Physicians for Human Rights collected data using information from social media with verified photo and video proof, lawsuits, locally reported news, and other publicly available and credible sources to confirm the number. PHR identified at least 115 people shot in the head by rubber bullets and other kinetic impact projectiles (KIPs) from May through August in various cities.
KIPs are defined by the organization as including projectiles used for crowd control worldwide counting various bullets, baton rounds, and tear gas canisters, that are fired into crowds from a gun, rifle, or other launchers.
Although they are frequently referred to as less-lethal, an injury from many KIPs can result in life-threatening injury, permanent disability, and death PHR finds. The fired rounds commonly grouped together as rubber bullets can be made from combinations of rubber, wood, various metals, and more. They are not intended for head shots, PHR reports.

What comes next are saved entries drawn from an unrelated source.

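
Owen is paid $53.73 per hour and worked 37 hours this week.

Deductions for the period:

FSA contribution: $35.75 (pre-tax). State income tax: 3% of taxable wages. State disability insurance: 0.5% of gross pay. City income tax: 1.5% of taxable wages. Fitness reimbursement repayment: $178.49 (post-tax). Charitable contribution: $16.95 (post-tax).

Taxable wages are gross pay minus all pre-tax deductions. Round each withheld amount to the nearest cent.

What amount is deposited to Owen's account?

Gross pay: 37 × $53.73 = $1988.01
FSA contribution: $35.75
Taxable wages = $1988.01 − $35.75 = $1952.26
City income tax: $1952.26 × 0.015 = $29.28
State income tax: $1952.26 × 0.03 = $58.57
State disability insurance: $1988.01 × 0.005 = $9.94
Charitable contribution: $16.95
Fitness reimbursement repayment: $178.49
Total deductions = $35.75 + $29.28 + $58.57 + $9.94 + $16.95 + $178.49 = $328.98
Net pay = $1988.01 − $328.98 = $1659.03

$1659.03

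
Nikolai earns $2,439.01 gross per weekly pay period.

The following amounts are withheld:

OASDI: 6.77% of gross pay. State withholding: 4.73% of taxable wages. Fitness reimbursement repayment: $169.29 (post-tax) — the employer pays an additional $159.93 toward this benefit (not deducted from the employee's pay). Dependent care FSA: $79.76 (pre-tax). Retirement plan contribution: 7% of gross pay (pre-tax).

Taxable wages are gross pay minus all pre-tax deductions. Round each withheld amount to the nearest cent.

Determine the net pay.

Dependent care FSA: $79.76
Retirement plan contribution: $2,439.01 × 0.07 = $170.73
Pre-tax total = $79.76 + $170.73 = $250.49
Taxable wages = $2,439.01 − $250.49 = $2,188.52
State withholding: $2,188.52 × 0.0473 = $103.52
OASDI: $2,439.01 × 0.0677 = $165.12
Fitness reimbursement repayment: $169.29
(Employer's $159.93 toward fitness reimbursement repayment is not withheld from the employee.)
Total deductions = $79.76 + $170.73 + $103.52 + $165.12 + $169.29 = $688.42
Net pay = $2,439.01 − $688.42 = $1,750.59

$1,750.59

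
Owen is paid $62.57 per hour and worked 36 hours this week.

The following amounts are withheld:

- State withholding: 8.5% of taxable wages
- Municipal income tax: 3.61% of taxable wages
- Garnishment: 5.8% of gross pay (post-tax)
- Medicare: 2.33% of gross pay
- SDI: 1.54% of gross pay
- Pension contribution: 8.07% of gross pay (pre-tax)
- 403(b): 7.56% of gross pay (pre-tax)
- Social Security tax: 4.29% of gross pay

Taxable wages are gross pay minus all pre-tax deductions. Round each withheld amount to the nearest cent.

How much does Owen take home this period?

$1,355.85

Gross pay: 36 × $62.57 = $2,252.52
403(b): $2,252.52 × 0.0756 = $170.29
Pension contribution: $2,252.52 × 0.0807 = $181.78
Pre-tax total = $170.29 + $181.78 = $352.07
Taxable wages = $2,252.52 − $352.07 = $1,900.45
State withholding: $1,900.45 × 0.085 = $161.54
Municipal income tax: $1,900.45 × 0.0361 = $68.61
Medicare: $2,252.52 × 0.0233 = $52.48
Social Security tax: $2,252.52 × 0.0429 = $96.63
SDI: $2,252.52 × 0.0154 = $34.69
Garnishment: $2,252.52 × 0.058 = $130.65
Total deductions = $170.29 + $181.78 + $161.54 + $68.61 + $52.48 + $96.63 + $34.69 + $130.65 = $896.67
Net pay = $2,252.52 − $896.67 = $1,355.85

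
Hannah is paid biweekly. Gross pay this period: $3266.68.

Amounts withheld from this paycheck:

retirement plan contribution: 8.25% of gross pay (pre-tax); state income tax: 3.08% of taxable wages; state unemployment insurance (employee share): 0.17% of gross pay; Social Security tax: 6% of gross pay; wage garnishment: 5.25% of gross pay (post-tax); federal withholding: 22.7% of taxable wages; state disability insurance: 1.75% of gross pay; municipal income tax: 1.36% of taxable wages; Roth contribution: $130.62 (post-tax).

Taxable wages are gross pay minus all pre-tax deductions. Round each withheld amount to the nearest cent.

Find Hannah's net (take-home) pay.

Retirement plan contribution: $3266.68 × 0.0825 = $269.50
Taxable wages = $3266.68 − $269.50 = $2997.18
Federal withholding: $2997.18 × 0.227 = $680.36
Municipal income tax: $2997.18 × 0.0136 = $40.76
State income tax: $2997.18 × 0.0308 = $92.31
Social Security tax: $3266.68 × 0.06 = $196.00
State unemployment insurance (employee share): $3266.68 × 0.0017 = $5.55
State disability insurance: $3266.68 × 0.0175 = $57.17
Roth contribution: $130.62
Wage garnishment: $3266.68 × 0.0525 = $171.50
Total deductions = $269.50 + $680.36 + $40.76 + $92.31 + $196.00 + $5.55 + $57.17 + $130.62 + $171.50 = $1643.77
Net pay = $3266.68 − $1643.77 = $1622.91

$1622.91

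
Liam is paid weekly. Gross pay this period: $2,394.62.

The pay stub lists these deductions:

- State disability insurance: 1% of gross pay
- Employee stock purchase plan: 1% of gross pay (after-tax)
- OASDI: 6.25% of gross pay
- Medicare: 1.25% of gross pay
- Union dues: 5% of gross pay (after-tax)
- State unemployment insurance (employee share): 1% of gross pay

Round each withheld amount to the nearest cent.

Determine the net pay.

$2,023.45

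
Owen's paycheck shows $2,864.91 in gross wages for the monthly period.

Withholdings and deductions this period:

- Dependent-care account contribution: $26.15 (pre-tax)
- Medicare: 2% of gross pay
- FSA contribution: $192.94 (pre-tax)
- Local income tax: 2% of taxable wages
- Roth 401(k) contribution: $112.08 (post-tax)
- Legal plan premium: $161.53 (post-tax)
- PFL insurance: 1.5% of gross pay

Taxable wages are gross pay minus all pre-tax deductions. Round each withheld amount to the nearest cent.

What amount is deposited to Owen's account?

$2,219.02

Dependent-care account contribution: $26.15
FSA contribution: $192.94
Pre-tax total = $26.15 + $192.94 = $219.09
Taxable wages = $2,864.91 − $219.09 = $2,645.82
Local income tax: $2,645.82 × 0.02 = $52.92
PFL insurance: $2,864.91 × 0.015 = $42.97
Medicare: $2,864.91 × 0.02 = $57.30
Roth 401(k) contribution: $112.08
Legal plan premium: $161.53
Total deductions = $26.15 + $192.94 + $52.92 + $42.97 + $57.30 + $112.08 + $161.53 = $645.89
Net pay = $2,864.91 − $645.89 = $2,219.02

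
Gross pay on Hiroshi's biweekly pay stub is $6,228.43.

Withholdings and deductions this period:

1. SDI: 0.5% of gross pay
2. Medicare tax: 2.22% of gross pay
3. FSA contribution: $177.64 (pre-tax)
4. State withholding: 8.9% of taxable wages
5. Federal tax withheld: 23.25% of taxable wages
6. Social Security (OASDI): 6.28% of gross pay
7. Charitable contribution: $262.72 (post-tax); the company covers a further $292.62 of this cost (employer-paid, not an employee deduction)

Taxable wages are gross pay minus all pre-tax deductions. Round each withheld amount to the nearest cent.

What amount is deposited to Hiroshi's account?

$3,282.18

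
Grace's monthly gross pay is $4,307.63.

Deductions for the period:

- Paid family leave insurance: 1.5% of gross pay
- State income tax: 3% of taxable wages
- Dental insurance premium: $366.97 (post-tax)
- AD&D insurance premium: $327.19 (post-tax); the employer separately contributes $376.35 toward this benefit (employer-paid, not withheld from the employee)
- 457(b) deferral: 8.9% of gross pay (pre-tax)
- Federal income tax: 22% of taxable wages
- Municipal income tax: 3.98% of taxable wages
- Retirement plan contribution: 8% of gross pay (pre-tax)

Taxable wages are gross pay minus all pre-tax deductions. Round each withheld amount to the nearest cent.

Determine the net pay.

Retirement plan contribution: $4,307.63 × 0.08 = $344.61
457(b) deferral: $4,307.63 × 0.089 = $383.38
Pre-tax total = $344.61 + $383.38 = $727.99
Taxable wages = $4,307.63 − $727.99 = $3,579.64
Federal income tax: $3,579.64 × 0.22 = $787.52
Municipal income tax: $3,579.64 × 0.0398 = $142.47
State income tax: $3,579.64 × 0.03 = $107.39
Paid family leave insurance: $4,307.63 × 0.015 = $64.61
Dental insurance premium: $366.97
AD&D insurance premium: $327.19
(Employer's $376.35 toward AD&D insurance premium is not withheld from the employee.)
Total deductions = $344.61 + $383.38 + $787.52 + $142.47 + $107.39 + $64.61 + $366.97 + $327.19 = $2,524.14
Net pay = $4,307.63 − $2,524.14 = $1,783.49

$1,783.49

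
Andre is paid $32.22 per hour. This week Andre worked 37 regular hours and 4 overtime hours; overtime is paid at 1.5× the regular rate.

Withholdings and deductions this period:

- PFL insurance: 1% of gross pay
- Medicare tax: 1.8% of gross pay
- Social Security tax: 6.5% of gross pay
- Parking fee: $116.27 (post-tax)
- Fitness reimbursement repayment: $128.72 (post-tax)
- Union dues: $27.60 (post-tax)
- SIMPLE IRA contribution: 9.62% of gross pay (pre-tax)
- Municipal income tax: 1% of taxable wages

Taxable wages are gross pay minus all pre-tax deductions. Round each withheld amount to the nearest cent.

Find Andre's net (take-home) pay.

$838.23

Regular pay: 37 × $32.22 = $1192.14
Overtime pay: 4 × $32.22 × 1.5 = $193.32
Gross pay = $1192.14 + $193.32 = $1385.46
SIMPLE IRA contribution: $1385.46 × 0.0962 = $133.28
Taxable wages = $1385.46 − $133.28 = $1252.18
Municipal income tax: $1252.18 × 0.01 = $12.52
Medicare tax: $1385.46 × 0.018 = $24.94
Social Security tax: $1385.46 × 0.065 = $90.05
PFL insurance: $1385.46 × 0.01 = $13.85
Fitness reimbursement repayment: $128.72
Parking fee: $116.27
Union dues: $27.60
Total deductions = $133.28 + $12.52 + $24.94 + $90.05 + $13.85 + $128.72 + $116.27 + $27.60 = $547.23
Net pay = $1385.46 − $547.23 = $838.23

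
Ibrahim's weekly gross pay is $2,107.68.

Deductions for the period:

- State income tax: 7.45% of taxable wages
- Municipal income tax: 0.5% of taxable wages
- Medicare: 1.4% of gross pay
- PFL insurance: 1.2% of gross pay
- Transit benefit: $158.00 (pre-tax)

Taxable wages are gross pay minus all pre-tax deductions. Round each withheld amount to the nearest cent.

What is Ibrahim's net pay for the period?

$1,739.88

Transit benefit: $158.00
Taxable wages = $2,107.68 − $158.00 = $1,949.68
Municipal income tax: $1,949.68 × 0.005 = $9.75
State income tax: $1,949.68 × 0.0745 = $145.25
PFL insurance: $2,107.68 × 0.012 = $25.29
Medicare: $2,107.68 × 0.014 = $29.51
Total deductions = $158.00 + $9.75 + $145.25 + $25.29 + $29.51 = $367.80
Net pay = $2,107.68 − $367.80 = $1,739.88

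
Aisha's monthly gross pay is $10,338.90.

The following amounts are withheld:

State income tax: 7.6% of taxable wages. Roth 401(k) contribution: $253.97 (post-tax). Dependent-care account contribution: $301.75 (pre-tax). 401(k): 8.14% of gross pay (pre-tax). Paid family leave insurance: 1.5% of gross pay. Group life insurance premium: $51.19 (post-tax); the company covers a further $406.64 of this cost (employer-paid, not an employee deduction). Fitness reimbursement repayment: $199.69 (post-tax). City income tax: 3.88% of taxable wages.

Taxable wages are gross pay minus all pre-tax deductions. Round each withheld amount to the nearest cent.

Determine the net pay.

401(k): $10,338.90 × 0.0814 = $841.59
Dependent-care account contribution: $301.75
Pre-tax total = $841.59 + $301.75 = $1,143.34
Taxable wages = $10,338.90 − $1,143.34 = $9,195.56
State income tax: $9,195.56 × 0.076 = $698.86
City income tax: $9,195.56 × 0.0388 = $356.79
Paid family leave insurance: $10,338.90 × 0.015 = $155.08
Roth 401(k) contribution: $253.97
Group life insurance premium: $51.19
Fitness reimbursement repayment: $199.69
(Employer's $406.64 toward group life insurance premium is not withheld from the employee.)
Total deductions = $841.59 + $301.75 + $698.86 + $356.79 + $155.08 + $253.97 + $51.19 + $199.69 = $2,858.92
Net pay = $10,338.90 − $2,858.92 = $7,479.98

$7,479.98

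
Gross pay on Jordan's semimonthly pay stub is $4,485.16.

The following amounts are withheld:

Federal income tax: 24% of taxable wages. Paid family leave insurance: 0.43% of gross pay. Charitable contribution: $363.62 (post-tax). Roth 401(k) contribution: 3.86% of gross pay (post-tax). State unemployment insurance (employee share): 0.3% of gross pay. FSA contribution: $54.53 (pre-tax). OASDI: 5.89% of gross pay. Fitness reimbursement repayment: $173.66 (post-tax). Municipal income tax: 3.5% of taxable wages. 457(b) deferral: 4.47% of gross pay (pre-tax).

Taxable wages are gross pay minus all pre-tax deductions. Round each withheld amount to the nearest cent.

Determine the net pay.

457(b) deferral: $4,485.16 × 0.0447 = $200.49
FSA contribution: $54.53
Pre-tax total = $200.49 + $54.53 = $255.02
Taxable wages = $4,485.16 − $255.02 = $4,230.14
Municipal income tax: $4,230.14 × 0.035 = $148.05
Federal income tax: $4,230.14 × 0.24 = $1,015.23
State unemployment insurance (employee share): $4,485.16 × 0.003 = $13.46
OASDI: $4,485.16 × 0.0589 = $264.18
Paid family leave insurance: $4,485.16 × 0.0043 = $19.29
Roth 401(k) contribution: $4,485.16 × 0.0386 = $173.13
Charitable contribution: $363.62
Fitness reimbursement repayment: $173.66
Total deductions = $200.49 + $54.53 + $148.05 + $1,015.23 + $13.46 + $264.18 + $19.29 + $173.13 + $363.62 + $173.66 = $2,425.64
Net pay = $4,485.16 − $2,425.64 = $2,059.52

$2,059.52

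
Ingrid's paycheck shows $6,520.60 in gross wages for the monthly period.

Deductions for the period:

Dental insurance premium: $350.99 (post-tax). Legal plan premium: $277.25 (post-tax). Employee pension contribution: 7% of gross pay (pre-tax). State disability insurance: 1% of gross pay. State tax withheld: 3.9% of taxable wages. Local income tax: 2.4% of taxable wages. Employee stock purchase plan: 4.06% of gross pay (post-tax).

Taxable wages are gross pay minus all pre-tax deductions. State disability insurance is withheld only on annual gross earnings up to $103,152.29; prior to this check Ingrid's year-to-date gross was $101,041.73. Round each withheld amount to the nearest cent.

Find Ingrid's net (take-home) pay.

$4,768.03

Employee pension contribution: $6,520.60 × 0.07 = $456.44
Taxable wages = $6,520.60 − $456.44 = $6,064.16
State tax withheld: $6,064.16 × 0.039 = $236.50
Local income tax: $6,064.16 × 0.024 = $145.54
State disability insurance: only $103,152.29 − $101,041.73 = $2,110.56 of this check is subject → $2,110.56 × 0.01 = $21.11
Dental insurance premium: $350.99
Employee stock purchase plan: $6,520.60 × 0.0406 = $264.74
Legal plan premium: $277.25
Total deductions = $456.44 + $236.50 + $145.54 + $21.11 + $350.99 + $264.74 + $277.25 = $1,752.57
Net pay = $6,520.60 − $1,752.57 = $4,768.03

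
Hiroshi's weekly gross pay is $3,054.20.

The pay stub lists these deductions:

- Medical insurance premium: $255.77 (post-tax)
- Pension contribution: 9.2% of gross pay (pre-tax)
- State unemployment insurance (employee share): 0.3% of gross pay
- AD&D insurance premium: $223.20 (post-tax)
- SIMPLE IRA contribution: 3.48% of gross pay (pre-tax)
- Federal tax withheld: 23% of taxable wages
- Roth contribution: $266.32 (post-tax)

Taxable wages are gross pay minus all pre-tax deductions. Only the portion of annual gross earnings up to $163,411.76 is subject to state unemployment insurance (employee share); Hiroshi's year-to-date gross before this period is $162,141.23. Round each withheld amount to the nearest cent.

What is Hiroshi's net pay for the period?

$1,304.43

Pension contribution: $3,054.20 × 0.092 = $280.99
SIMPLE IRA contribution: $3,054.20 × 0.0348 = $106.29
Pre-tax total = $280.99 + $106.29 = $387.28
Taxable wages = $3,054.20 − $387.28 = $2,666.92
Federal tax withheld: $2,666.92 × 0.23 = $613.39
State unemployment insurance (employee share): only $163,411.76 − $162,141.23 = $1,270.53 of this check is subject → $1,270.53 × 0.003 = $3.81
AD&D insurance premium: $223.20
Medical insurance premium: $255.77
Roth contribution: $266.32
Total deductions = $280.99 + $106.29 + $613.39 + $3.81 + $223.20 + $255.77 + $266.32 = $1,749.77
Net pay = $3,054.20 − $1,749.77 = $1,304.43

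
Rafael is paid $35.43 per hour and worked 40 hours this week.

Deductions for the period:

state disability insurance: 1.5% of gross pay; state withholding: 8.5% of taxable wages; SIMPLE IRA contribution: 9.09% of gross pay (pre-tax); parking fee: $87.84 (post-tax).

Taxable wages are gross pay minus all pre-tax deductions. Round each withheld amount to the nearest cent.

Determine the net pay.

$1,069.77

Gross pay: 40 × $35.43 = $1,417.20
SIMPLE IRA contribution: $1,417.20 × 0.0909 = $128.82
Taxable wages = $1,417.20 − $128.82 = $1,288.38
State withholding: $1,288.38 × 0.085 = $109.51
State disability insurance: $1,417.20 × 0.015 = $21.26
Parking fee: $87.84
Total deductions = $128.82 + $109.51 + $21.26 + $87.84 = $347.43
Net pay = $1,417.20 − $347.43 = $1,069.77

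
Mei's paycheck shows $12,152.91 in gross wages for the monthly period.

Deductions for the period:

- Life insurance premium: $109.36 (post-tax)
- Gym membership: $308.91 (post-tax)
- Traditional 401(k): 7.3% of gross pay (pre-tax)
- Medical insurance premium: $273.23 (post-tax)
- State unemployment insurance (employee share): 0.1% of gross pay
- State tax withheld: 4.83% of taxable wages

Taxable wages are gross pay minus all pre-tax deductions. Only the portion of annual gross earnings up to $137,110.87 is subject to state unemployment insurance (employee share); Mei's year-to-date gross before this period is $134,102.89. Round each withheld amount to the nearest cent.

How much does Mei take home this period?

$10,027.10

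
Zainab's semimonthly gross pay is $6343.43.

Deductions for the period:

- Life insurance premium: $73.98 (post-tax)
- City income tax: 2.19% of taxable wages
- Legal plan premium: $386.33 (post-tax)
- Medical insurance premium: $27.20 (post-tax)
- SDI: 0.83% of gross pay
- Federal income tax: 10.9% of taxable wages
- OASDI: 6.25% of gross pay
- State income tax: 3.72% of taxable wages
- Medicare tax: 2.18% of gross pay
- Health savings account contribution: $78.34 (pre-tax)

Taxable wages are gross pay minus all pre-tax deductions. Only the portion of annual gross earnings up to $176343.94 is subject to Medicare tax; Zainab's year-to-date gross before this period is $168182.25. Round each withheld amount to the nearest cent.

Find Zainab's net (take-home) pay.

Health savings account contribution: $78.34
Taxable wages = $6343.43 − $78.34 = $6265.09
Federal income tax: $6265.09 × 0.109 = $682.89
State income tax: $6265.09 × 0.0372 = $233.06
City income tax: $6265.09 × 0.0219 = $137.21
Medicare tax: cap not yet reached, full $6343.43 is subject → $6343.43 × 0.0218 = $138.29
OASDI: $6343.43 × 0.0625 = $396.46
SDI: $6343.43 × 0.0083 = $52.65
Medical insurance premium: $27.20
Life insurance premium: $73.98
Legal plan premium: $386.33
Total deductions = $78.34 + $682.89 + $233.06 + $137.21 + $138.29 + $396.46 + $52.65 + $27.20 + $73.98 + $386.33 = $2206.41
Net pay = $6343.43 − $2206.41 = $4137.02

$4137.02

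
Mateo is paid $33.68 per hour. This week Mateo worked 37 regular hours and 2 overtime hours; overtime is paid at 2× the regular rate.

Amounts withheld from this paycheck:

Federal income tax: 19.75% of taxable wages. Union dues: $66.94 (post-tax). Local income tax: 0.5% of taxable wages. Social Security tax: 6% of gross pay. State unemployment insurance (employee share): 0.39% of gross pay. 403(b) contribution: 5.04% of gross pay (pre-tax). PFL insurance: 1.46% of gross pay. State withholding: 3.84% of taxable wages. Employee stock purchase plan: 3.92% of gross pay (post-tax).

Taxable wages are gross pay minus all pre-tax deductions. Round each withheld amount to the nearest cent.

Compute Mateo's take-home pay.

$765.92

Regular pay: 37 × $33.68 = $1,246.16
Overtime pay: 2 × $33.68 × 2 = $134.72
Gross pay = $1,246.16 + $134.72 = $1,380.88
403(b) contribution: $1,380.88 × 0.0504 = $69.60
Taxable wages = $1,380.88 − $69.60 = $1,311.28
State withholding: $1,311.28 × 0.0384 = $50.35
Local income tax: $1,311.28 × 0.005 = $6.56
Federal income tax: $1,311.28 × 0.1975 = $258.98
Social Security tax: $1,380.88 × 0.06 = $82.85
PFL insurance: $1,380.88 × 0.0146 = $20.16
State unemployment insurance (employee share): $1,380.88 × 0.0039 = $5.39
Union dues: $66.94
Employee stock purchase plan: $1,380.88 × 0.0392 = $54.13
Total deductions = $69.60 + $50.35 + $6.56 + $258.98 + $82.85 + $20.16 + $5.39 + $66.94 + $54.13 = $614.96
Net pay = $1,380.88 − $614.96 = $765.92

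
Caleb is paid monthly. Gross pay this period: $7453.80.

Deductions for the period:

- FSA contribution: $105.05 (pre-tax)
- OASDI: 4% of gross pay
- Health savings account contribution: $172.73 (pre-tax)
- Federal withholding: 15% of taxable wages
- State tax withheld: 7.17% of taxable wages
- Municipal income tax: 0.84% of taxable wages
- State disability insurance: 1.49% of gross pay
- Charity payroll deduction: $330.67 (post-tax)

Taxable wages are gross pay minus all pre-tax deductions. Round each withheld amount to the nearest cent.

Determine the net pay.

$4784.94

Health savings account contribution: $172.73
FSA contribution: $105.05
Pre-tax total = $172.73 + $105.05 = $277.78
Taxable wages = $7453.80 − $277.78 = $7176.02
Municipal income tax: $7176.02 × 0.0084 = $60.28
State tax withheld: $7176.02 × 0.0717 = $514.52
Federal withholding: $7176.02 × 0.15 = $1076.40
State disability insurance: $7453.80 × 0.0149 = $111.06
OASDI: $7453.80 × 0.04 = $298.15
Charity payroll deduction: $330.67
Total deductions = $172.73 + $105.05 + $60.28 + $514.52 + $1076.40 + $111.06 + $298.15 + $330.67 = $2668.86
Net pay = $7453.80 − $2668.86 = $4784.94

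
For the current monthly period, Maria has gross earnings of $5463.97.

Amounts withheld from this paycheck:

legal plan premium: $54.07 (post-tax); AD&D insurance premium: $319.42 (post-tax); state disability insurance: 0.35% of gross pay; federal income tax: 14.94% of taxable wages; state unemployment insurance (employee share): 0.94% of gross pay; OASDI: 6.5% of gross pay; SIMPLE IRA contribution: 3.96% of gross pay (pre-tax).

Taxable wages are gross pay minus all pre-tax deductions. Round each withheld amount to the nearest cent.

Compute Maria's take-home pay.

SIMPLE IRA contribution: $5463.97 × 0.0396 = $216.37
Taxable wages = $5463.97 − $216.37 = $5247.60
Federal income tax: $5247.60 × 0.1494 = $783.99
OASDI: $5463.97 × 0.065 = $355.16
State disability insurance: $5463.97 × 0.0035 = $19.12
State unemployment insurance (employee share): $5463.97 × 0.0094 = $51.36
Legal plan premium: $54.07
AD&D insurance premium: $319.42
Total deductions = $216.37 + $783.99 + $355.16 + $19.12 + $51.36 + $54.07 + $319.42 = $1799.49
Net pay = $5463.97 − $1799.49 = $3664.48

$3664.48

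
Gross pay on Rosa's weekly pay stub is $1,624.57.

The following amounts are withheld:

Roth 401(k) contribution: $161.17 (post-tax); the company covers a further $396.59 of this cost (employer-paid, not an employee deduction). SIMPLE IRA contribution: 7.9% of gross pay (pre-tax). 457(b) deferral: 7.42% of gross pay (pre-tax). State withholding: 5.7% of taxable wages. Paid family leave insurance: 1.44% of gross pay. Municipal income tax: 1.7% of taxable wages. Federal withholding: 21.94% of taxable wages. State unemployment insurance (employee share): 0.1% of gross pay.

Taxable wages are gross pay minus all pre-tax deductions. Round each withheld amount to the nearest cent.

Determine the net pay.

$785.88

457(b) deferral: $1,624.57 × 0.0742 = $120.54
SIMPLE IRA contribution: $1,624.57 × 0.079 = $128.34
Pre-tax total = $120.54 + $128.34 = $248.88
Taxable wages = $1,624.57 − $248.88 = $1,375.69
State withholding: $1,375.69 × 0.057 = $78.41
Municipal income tax: $1,375.69 × 0.017 = $23.39
Federal withholding: $1,375.69 × 0.2194 = $301.83
Paid family leave insurance: $1,624.57 × 0.0144 = $23.39
State unemployment insurance (employee share): $1,624.57 × 0.001 = $1.62
Roth 401(k) contribution: $161.17
(Employer's $396.59 toward Roth 401(k) contribution is not withheld from the employee.)
Total deductions = $120.54 + $128.34 + $78.41 + $23.39 + $301.83 + $23.39 + $1.62 + $161.17 = $838.69
Net pay = $1,624.57 − $838.69 = $785.88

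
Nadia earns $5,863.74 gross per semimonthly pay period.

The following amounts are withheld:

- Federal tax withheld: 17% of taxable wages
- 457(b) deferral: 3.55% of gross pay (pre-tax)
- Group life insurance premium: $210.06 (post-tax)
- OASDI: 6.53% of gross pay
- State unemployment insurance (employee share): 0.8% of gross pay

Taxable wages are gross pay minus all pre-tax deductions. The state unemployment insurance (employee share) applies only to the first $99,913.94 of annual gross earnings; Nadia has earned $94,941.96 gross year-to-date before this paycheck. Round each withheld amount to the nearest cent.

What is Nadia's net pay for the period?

457(b) deferral: $5,863.74 × 0.0355 = $208.16
Taxable wages = $5,863.74 − $208.16 = $5,655.58
Federal tax withheld: $5,655.58 × 0.17 = $961.45
State unemployment insurance (employee share): only $99,913.94 − $94,941.96 = $4,971.98 of this check is subject → $4,971.98 × 0.008 = $39.78
OASDI: $5,863.74 × 0.0653 = $382.90
Group life insurance premium: $210.06
Total deductions = $208.16 + $961.45 + $39.78 + $382.90 + $210.06 = $1,802.35
Net pay = $5,863.74 − $1,802.35 = $4,061.39

$4,061.39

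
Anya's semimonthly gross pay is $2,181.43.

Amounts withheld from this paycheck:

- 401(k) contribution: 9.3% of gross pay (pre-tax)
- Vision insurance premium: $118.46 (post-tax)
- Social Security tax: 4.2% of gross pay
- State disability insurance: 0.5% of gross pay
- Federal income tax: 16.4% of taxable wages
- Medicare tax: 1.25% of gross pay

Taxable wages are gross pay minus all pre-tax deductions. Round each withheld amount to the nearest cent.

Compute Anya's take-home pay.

$1,405.82

401(k) contribution: $2,181.43 × 0.093 = $202.87
Taxable wages = $2,181.43 − $202.87 = $1,978.56
Federal income tax: $1,978.56 × 0.164 = $324.48
Medicare tax: $2,181.43 × 0.0125 = $27.27
Social Security tax: $2,181.43 × 0.042 = $91.62
State disability insurance: $2,181.43 × 0.005 = $10.91
Vision insurance premium: $118.46
Total deductions = $202.87 + $324.48 + $27.27 + $91.62 + $10.91 + $118.46 = $775.61
Net pay = $2,181.43 − $775.61 = $1,405.82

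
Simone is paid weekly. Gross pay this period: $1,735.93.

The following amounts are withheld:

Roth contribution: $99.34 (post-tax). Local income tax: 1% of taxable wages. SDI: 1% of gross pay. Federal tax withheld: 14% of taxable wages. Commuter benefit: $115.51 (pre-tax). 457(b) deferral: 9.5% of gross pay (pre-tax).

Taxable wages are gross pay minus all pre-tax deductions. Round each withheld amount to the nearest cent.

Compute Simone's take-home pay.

$1,120.48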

This, however, did not stop police officers from targeting protesters from the neck up during a season of protests sparked by the violent death of George Floyd.
“Protests calling for justice and accountability for police violence have often been met with more police violence,” said PHR research leader Rohini Haar in a statement, according to The Hill.
She continues “from Los Angeles, CA to Little Rock, AR, demonstrators, and bystanders suffered fractured skulls, broken jaws, traumatic brain injuries and permanent vision loss from these inherently indiscriminate weapons.”
Los Angeles, Portland Oregon, and Austin, Texas are identified in the research as locations where head injuries happened more frequently resulting from KIPs. TheGrio reports Insecure actor Kendrick Sampson described being shot at point-blank range with a rubber bullet by law enforcement while participating in a peaceful protest near Beverly Hills.
“Imma just let y’all know right now. None of these police cars were touched until they started hurting people,” Sampson said of the May 30 protests cited in PHR data.
PHR finds at least 12 people were hit in the head with KIPs in Los Angeles on May 30, six on May 31 in Austin, and at least 14 by the end of July in Portland. The organization also documents multiple head injuries in Michigan, Florida, and Colorado.
Haar says the use of KIPs by police officers in the United States indicates a larger problem.
“The sheer scale and scope of the head injuries caused by kinetic impact projectiles across the country suggests that U.S. law enforcement has a systemic problem when it comes to abusing crowd-control weapons during protests,” she said, according to The Hill.
The group, which shared the Nobel Peace Prize in 1997, finds that police use of rubber bullets only escalates situations rather than controlling the crowd and suggests “we must ban the use of KIPs in crowd-control situations.”